At the end of World War 2, the shoreline of Zadar, a beautiful Croatian city with a history dating back to prehistoric times, had been almost completely destroyed. In the years that followed, many of its lost landmarks were rebuilt as plain blocks of concrete, and the coastline was no exception. Seeking to restore it back to its former glory, local authorities brought in award-winning architect Nikola Bašić, who, inspired by the hydraulis, an instrument built by the ancient Greeks that used water to push air through tuned pipes, designed and overlooked the construction of the Sea Organ, or Morske orgulje.
The 35 organ pipes are attached to the flank of a central service channel. Each organ pipe is blown by a column of air, pushed in turn by a column of wave-moved water, through a plastic tube immersed into the sea. The music created by the Sea Organ emanates in the surrounding area through a series of appertures in the vertical planes of the uppermost stone stairs covering the waterfront.
Photo: Douglas Pfieffer Cardoso
The seven pipes of different lengths and diameters have whistles built in them, which play seven chords of five tones as the waves force air through them.
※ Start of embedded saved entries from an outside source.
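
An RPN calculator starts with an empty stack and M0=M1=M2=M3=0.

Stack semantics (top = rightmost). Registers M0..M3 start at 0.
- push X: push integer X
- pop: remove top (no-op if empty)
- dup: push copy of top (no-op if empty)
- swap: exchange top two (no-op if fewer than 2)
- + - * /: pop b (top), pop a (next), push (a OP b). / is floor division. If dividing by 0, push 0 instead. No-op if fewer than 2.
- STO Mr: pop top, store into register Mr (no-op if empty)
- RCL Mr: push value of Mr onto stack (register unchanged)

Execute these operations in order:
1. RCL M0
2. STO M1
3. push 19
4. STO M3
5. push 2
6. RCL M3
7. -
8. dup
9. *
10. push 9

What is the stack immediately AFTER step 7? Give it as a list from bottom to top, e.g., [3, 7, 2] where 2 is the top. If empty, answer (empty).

After op 1 (RCL M0): stack=[0] mem=[0,0,0,0]
After op 2 (STO M1): stack=[empty] mem=[0,0,0,0]
After op 3 (push 19): stack=[19] mem=[0,0,0,0]
After op 4 (STO M3): stack=[empty] mem=[0,0,0,19]
After op 5 (push 2): stack=[2] mem=[0,0,0,19]
After op 6 (RCL M3): stack=[2,19] mem=[0,0,0,19]
After op 7 (-): stack=[-17] mem=[0,0,0,19]

[-17]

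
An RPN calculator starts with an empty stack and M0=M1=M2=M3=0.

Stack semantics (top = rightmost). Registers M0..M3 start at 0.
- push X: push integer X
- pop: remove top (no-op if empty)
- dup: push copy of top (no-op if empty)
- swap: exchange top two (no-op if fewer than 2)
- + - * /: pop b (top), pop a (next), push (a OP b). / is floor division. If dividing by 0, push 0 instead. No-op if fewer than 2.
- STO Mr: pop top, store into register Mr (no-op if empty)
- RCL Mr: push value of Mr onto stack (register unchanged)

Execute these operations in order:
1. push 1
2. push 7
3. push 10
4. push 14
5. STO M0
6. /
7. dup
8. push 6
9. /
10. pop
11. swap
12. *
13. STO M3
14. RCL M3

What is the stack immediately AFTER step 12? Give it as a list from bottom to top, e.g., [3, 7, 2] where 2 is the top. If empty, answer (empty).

After op 1 (push 1): stack=[1] mem=[0,0,0,0]
After op 2 (push 7): stack=[1,7] mem=[0,0,0,0]
After op 3 (push 10): stack=[1,7,10] mem=[0,0,0,0]
After op 4 (push 14): stack=[1,7,10,14] mem=[0,0,0,0]
After op 5 (STO M0): stack=[1,7,10] mem=[14,0,0,0]
After op 6 (/): stack=[1,0] mem=[14,0,0,0]
After op 7 (dup): stack=[1,0,0] mem=[14,0,0,0]
After op 8 (push 6): stack=[1,0,0,6] mem=[14,0,0,0]
After op 9 (/): stack=[1,0,0] mem=[14,0,0,0]
After op 10 (pop): stack=[1,0] mem=[14,0,0,0]
After op 11 (swap): stack=[0,1] mem=[14,0,0,0]
After op 12 (*): stack=[0] mem=[14,0,0,0]

[0]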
Each organ pipe has its own tubing and chord, so as you move along the shoreline, one can detect changes in the sounds and harmonies, according to your position relative to the seven perforated steps.
The effect of the Sea Organ has often been described as hypnotic, with the sound of the music fluctuating in intensity depending on weather conditions or whether a boat or ferry passes by, pushing the water strongly into the pipes.
The Sea Organ was inaugurated in April 2005, and has since become one of the major attractions of Zadar.